Alexander is definitionally more aware of the prevailing state of women in Hollywood at the moment, but even I can say that she’s not wrong in her sense of the prevailing understanding of female superheroes. It’s difficult enough to keep reminding people that the highest grossing film of 2013 was an action franchise with a woman in the lead, or that three of the 10 highest grossing films of 2012 were genre films with female leads. I’ve literally had conversations with people on the internet who acknowledged the success of lady-led genre film, but insisted that such success could not translate to female superheroes because… no female superhero film had ever significantly succeeded. Again:

how_it_works

“How it Works,” xkcd.com

She has heard that the WB is currently in talks with another female director. “If she says yes, everybody will be very happy, including me. Still, I don’t see at this point why anyone would say yes. There is huge pressure … If [a female director] does fail, then all of a sudden it’s ‘all women suck at directing.’” She hopes that when that director is announced, that Warner Bros. will be as transparent about the production process as possible, so “we as a public can judge whether she f**cked up or not.” While that’s a little morbid, I can’t say that I don’t want more clarity on some studio decisions. It would have been great to hear more about exactly why Pixar, a company known for its unfailing dedication to the artistic ideas of its founders no matter how risky from a marketing standpoint, decided to remove Brenda Chapman from Brave, a film that she created from the ground up.
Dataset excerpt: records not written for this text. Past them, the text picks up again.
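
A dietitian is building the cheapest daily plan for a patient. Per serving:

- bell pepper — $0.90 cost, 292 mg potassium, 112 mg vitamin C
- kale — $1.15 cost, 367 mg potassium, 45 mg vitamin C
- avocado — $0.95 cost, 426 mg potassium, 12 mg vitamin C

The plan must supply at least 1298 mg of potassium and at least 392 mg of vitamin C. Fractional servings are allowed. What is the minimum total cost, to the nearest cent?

$3.75

With two linear requirements the optimum uses one or two foods; enumerate the corners.
bell pepper only: max(1298/292, 392/112) = 4.445 servings → $4.00.
kale only: max(1298/367, 392/45) = 8.711 servings → $10.02.
avocado only: max(1298/426, 392/12) = 32.67 servings → $31.03.
bell pepper + kale with both tight: 3.056 servings and 1.105 servings → $4.02.
bell pepper + avocado with both tight: 3.425 servings and 0.6992 servings → $3.75.
kale + avocado with both targets exact would need a negative amount; discard.
So the least-cost plan costs $3.75.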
Which is not to say that Alexander thinks the movie won’t succeed, but she’d like to be clear. Since rumors have surfaced that Warner Bros. is specifically looking for a female director for Wonder Woman, she’s been showing up on a lot of listicles from various online outlets. As a director with a healthy social media presence, and a commitment to promoting women in film, she likes to support initiatives like #HireThisWoman. “But by [retweeting lists of potential Wonder Woman directors that include her] it looks like I am actively pursuing this job, and that’s not the case.” At this point Warner Bros. has not reached out to her, and she won’t be encouraging them to do so.